Aclaremos los términos. Tal vez fuera mejor hablar
de “historia redonda”, esa que no parece tener defecto, porque la perfección
(absoluta) no existe.
Claro, mis criterios de “perfección” variarán según
se trate de una historia breve o larga. En estas últimas, la arquitectura del
relato, la proporción entre sus partes, el adecuado (ni más ni menos)
desarrollo de la acción, la psicología de los personajes, etc… juegan un papel
que en las historias breves no tienen.
Centrándonos en las breves, quizá fuera conveniente
descartar una especie de cuentos que, en apariencia irreprochables, tienen lo
que yo llamaría “truco”, consistente en que su final desmiente lo relatado con
anterioridad. La eficacia de ese procedimiento, innegable, tiene una
limitación, y es que como el revólver con una sola bala, sólo funciona una vez.

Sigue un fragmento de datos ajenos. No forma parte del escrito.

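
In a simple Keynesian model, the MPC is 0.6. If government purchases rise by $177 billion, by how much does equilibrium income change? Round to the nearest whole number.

ΔY ≈ 443

The multiplier is 1/(1 − MPC) = 1/0.4.
ΔY = 177/0.4 = 442.50 ≈ 443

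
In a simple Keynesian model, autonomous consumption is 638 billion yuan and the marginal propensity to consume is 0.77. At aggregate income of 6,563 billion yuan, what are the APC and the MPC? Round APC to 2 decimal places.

APC = 0.87; MPC = 0.77

MPC = 0.77 (the slope of the consumption function)
C = 638 + 0.77(6563) = 5691.51, so APC = 5691.51/6563 = 0.87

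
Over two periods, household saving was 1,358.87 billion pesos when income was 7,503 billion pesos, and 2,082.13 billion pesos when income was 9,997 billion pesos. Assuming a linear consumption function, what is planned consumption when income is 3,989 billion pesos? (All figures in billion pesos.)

C = 3649.19

MPS = ΔS/ΔY = (2082.13 − 1358.87)/(9997 − 7503) = 723.26/2494 = 0.29
MPC = 1 − MPS = 0.71
Autonomous saving = 1358.87 − 0.29(7503) = -817, so a = 817
C = 817 + 0.71(3989) = 817 + 2832.19 = 3649.19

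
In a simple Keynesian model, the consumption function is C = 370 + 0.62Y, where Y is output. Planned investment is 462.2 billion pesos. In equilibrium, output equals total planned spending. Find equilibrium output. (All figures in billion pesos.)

Y = 2190

Y = C + I = 370 + 0.62Y + 462.2
Y − 0.62Y = 832.2
0.38Y = 832.2, so Y = 832.2/0.38 = 2190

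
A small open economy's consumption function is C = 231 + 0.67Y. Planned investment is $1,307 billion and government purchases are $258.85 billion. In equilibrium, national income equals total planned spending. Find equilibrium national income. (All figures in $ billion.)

Y = C + I + G = 231 + 0.67Y + 1307 + 258.85
Y − 0.67Y = 1796.85
0.33Y = 1796.85, so Y = 1796.85/0.33 = 5445

Y = 5445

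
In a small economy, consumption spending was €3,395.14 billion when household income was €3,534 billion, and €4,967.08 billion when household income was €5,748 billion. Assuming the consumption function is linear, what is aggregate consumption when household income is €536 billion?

C = 1266.56

MPC = (4967.08 − 3395.14)/(5748 − 3534) = 1571.94/2214 = 0.71
a = 3395.14 − 0.71(3534) = 3395.14 − 2509.14 = 886
C = 886 + 0.71(536) = 886 + 380.56 = 1266.56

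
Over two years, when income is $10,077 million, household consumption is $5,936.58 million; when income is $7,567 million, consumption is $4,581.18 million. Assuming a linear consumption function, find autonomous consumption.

MPC = ΔC/ΔY = (5936.58 − 4581.18)/(10077 − 7567) = 1355.4/2510 = 0.54
a = C − MPC·Y = 4581.18 − 0.54(7567) = 4581.18 − 4086.18 = 495

a = 495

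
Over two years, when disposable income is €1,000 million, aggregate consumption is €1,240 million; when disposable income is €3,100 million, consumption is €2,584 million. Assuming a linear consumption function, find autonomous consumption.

MPC = ΔC/ΔY = (2584 − 1240)/(3100 − 1000) = 1344/2100 = 0.64
a = C − MPC·Y = 1240 − 0.64(1000) = 1240 − 640 = 600

a = 600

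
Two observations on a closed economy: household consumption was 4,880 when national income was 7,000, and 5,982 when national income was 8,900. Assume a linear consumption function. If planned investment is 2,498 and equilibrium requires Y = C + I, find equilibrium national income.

Y = 7900

MPC = (5982 − 4880)/(8900 − 7000) = 1102/1900 = 0.58
a = 4880 − 0.58(7000) = 820
Equilibrium: Y = 820 + 0.58Y + 2498
0.42Y = 3318, so Y = 3318/0.42 = 7900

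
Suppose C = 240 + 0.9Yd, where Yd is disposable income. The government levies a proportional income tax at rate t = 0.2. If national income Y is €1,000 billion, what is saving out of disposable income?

S = -160

Yd = (1 − 0.2)(1000) = 0.8(1000) = 800
C = 240 + 0.9(800) = 240 + 720 = 960
S = Yd − C = 800 − 960 = -160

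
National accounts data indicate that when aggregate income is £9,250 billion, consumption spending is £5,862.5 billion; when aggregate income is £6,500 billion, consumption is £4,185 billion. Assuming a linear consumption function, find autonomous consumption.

a = 220

MPC = ΔC/ΔY = (5862.5 − 4185)/(9250 − 6500) = 1677.5/2750 = 0.61
a = C − MPC·Y = 4185 − 0.61(6500) = 4185 − 3965 = 220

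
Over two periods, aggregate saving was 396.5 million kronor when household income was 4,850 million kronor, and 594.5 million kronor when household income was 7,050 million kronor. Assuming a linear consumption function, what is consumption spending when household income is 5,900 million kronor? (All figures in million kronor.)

MPS = ΔS/ΔY = (594.5 − 396.5)/(7050 − 4850) = 198/2200 = 0.09
MPC = 1 − MPS = 0.91
Autonomous saving = 396.5 − 0.09(4850) = -40, so a = 40
C = 40 + 0.91(5900) = 40 + 5369 = 5409

C = 5409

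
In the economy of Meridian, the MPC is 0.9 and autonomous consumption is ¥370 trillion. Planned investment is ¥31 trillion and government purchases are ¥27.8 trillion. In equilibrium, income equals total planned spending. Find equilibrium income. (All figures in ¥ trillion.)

Y = C + I + G = 370 + 0.9Y + 31 + 27.8
Y − 0.9Y = 428.8
0.1Y = 428.8, so Y = 428.8/0.1 = 4288

Y = 4288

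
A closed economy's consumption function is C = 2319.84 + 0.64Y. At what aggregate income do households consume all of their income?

Y = 6444

At break-even, C = Y: 2319.84 + 0.64Y = Y
0.36Y = 2319.84, so Y = 2319.84/0.36 = 6444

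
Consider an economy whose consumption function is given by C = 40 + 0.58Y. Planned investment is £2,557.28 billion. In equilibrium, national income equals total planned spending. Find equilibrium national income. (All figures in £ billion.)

Y = 6184

Y = C + I = 40 + 0.58Y + 2557.28
Y − 0.58Y = 2597.28
0.42Y = 2597.28, so Y = 2597.28/0.42 = 6184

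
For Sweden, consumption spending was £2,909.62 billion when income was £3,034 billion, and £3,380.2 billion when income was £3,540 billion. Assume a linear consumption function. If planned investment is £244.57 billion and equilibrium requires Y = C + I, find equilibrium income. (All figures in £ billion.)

Y = 4751

MPC = (3380.2 − 2909.62)/(3540 − 3034) = 470.58/506 = 0.93
a = 2909.62 − 0.93(3034) = 88
Equilibrium: Y = 88 + 0.93Y + 244.57
0.07Y = 332.57, so Y = 332.57/0.07 = 4751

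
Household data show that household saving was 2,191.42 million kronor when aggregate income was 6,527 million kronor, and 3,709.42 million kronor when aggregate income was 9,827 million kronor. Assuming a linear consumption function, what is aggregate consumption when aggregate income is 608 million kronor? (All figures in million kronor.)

MPS = ΔS/ΔY = (3709.42 − 2191.42)/(9827 − 6527) = 1518/3300 = 0.46
MPC = 1 − MPS = 0.54
Autonomous saving = 2191.42 − 0.46(6527) = -811, so a = 811
C = 811 + 0.54(608) = 811 + 328.32 = 1139.32

C = 1139.32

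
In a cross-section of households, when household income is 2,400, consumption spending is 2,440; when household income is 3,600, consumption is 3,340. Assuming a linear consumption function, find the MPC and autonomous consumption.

MPC = 0.75; a = 640

MPC = ΔC/ΔY = (3340 − 2440)/(3600 − 2400) = 900/1200 = 0.75
a = C − MPC·Y = 2440 − 0.75(2400) = 2440 − 1800 = 640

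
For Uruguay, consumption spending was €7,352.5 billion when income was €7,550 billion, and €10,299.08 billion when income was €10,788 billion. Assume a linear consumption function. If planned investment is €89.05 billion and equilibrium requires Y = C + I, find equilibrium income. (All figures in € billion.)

MPC = (10299.08 − 7352.5)/(10788 − 7550) = 2946.58/3238 = 0.91
a = 7352.5 − 0.91(7550) = 482
Equilibrium: Y = 482 + 0.91Y + 89.05
0.09Y = 571.05, so Y = 571.05/0.09 = 6345

Y = 6345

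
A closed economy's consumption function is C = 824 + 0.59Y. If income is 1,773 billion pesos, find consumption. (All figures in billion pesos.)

C = 824 + 0.59(1773) = 824 + 1046.07 = 1870.07

C = 1870.07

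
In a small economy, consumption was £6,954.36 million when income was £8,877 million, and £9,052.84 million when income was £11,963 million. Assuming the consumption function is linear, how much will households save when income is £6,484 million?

MPC = (9052.84 − 6954.36)/(11963 − 8877) = 2098.48/3086 = 0.68
a = 6954.36 − 0.68(8877) = 6954.36 − 6036.36 = 918
C = 918 + 0.68(6484) = 5327.12
S = 6484 − 5327.12 = 1156.88

S = 1156.88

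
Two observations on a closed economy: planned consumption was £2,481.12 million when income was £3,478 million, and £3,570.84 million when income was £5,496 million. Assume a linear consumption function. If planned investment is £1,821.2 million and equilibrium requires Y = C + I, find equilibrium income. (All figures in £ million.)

MPC = (3570.84 − 2481.12)/(5496 − 3478) = 1089.72/2018 = 0.54
a = 2481.12 − 0.54(3478) = 603
Equilibrium: Y = 603 + 0.54Y + 1821.2
0.46Y = 2424.2, so Y = 2424.2/0.46 = 5270

Y = 5270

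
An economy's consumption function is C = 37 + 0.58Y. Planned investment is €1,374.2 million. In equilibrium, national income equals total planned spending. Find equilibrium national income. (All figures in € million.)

Y = 3360

Y = C + I = 37 + 0.58Y + 1374.2
Y − 0.58Y = 1411.2
0.42Y = 1411.2, so Y = 1411.2/0.42 = 3360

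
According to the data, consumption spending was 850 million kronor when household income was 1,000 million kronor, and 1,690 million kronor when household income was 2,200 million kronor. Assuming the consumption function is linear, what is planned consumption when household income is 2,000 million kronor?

MPC = (1690 − 850)/(2200 − 1000) = 840/1200 = 0.7
a = 850 − 0.7(1000) = 850 − 700 = 150
C = 150 + 0.7(2000) = 150 + 1400 = 1550

C = 1550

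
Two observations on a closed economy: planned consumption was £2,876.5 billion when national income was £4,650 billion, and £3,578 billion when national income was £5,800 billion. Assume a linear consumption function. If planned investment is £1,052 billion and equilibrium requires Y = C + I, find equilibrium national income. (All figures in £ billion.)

Y = 2800

MPC = (3578 − 2876.5)/(5800 − 4650) = 701.5/1150 = 0.61
a = 2876.5 − 0.61(4650) = 40
Equilibrium: Y = 40 + 0.61Y + 1052
0.39Y = 1092, so Y = 1092/0.39 = 2800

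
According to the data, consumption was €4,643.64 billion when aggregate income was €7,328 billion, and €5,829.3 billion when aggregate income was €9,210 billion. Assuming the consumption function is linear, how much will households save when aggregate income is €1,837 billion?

MPC = (5829.3 − 4643.64)/(9210 − 7328) = 1185.66/1882 = 0.63
a = 4643.64 − 0.63(7328) = 4643.64 − 4616.64 = 27
C = 27 + 0.63(1837) = 1184.31
S = 1837 − 1184.31 = 652.69

S = 652.69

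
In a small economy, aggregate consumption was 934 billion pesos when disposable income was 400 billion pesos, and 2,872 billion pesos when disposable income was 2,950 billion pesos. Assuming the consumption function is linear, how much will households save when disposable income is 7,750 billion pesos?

MPC = (2872 − 934)/(2950 − 400) = 1938/2550 = 0.76
a = 934 − 0.76(400) = 934 − 304 = 630
C = 630 + 0.76(7750) = 6520
S = 7750 − 6520 = 1230

S = 1230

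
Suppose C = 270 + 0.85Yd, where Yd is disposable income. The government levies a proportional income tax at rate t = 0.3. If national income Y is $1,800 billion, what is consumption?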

Si el cuento, más allá de ese efecto, no tiene otros valores, no merece ser
releído.
Esto no permite descalificar todos los cuentos con
finales inesperados que, para mí, son un atractivo. Lo inesperado no siempre anula
todo lo contado antes y, cuando permite darle una nueva interpretación a lo
leído, el relato se salva…o casi.
Algunos autores
que se complacen en ofrecer finales inesperados, matizan estos con diversos
procedimientos, uno de los cuales, dejar en suspenso o abierto ese final, me
parece que soslaya los problemas del “truco” o del giro que el final imprevisto
da a lo leído hasta ese momento.
A veces, lo mejor de una historia podría estar
precisamente en ese “suspense” en el que el lector está esperando algo que
incluso puede no llegar a producirse. Algunos relatos no cuentan nada de
particular, y uno de sus atractivos es que el lector está esperando que pase
algo (fuera de lo normal) y esto no sucede. Pese a la ligera decepción que eso
produce, uno puede disfrutar del cuento.
Se advertirá que estos son valores externos,
formales, que dan atractivo a la obra, hacen leerla con el interés preciso para
captar lo que se quiere contar. Pero el valor de fondo de cualquier relato es
tener algo que contar. Y eso que se ha de contar tiene que responder más a una
vivencia que a una idea del autor, y nunca (nunca) a un plan. La ingeniería literaria, como la financiera, es
casi siempre un fraude y si en una novela larga los límites borrosos entre la
precisa arquitectura y la ingeniería pueden disculparla, en el relato corto, en
el que aquélla se reduce al mínimo, la ingeniería no tiene disculpa.
Mi historia perfecta tendría que tener vida, a ser
posible contada de manera original, debería estar provista de humor (¿ironía?),
imaginación (¿fantasía?) y sentimiento (¿compasión?). En los relatos breves,
además, me resultan atractivas las historias que captan un retazo de esa vida
sin explicar antecedentes ni desarrollar consecuencias, dejando al lector con
ganas de saber más. La economía de medios, la elipsis, me parece un valor. Aun
así, creo que una “historia perfecta” precisa algo más de 500 palabras.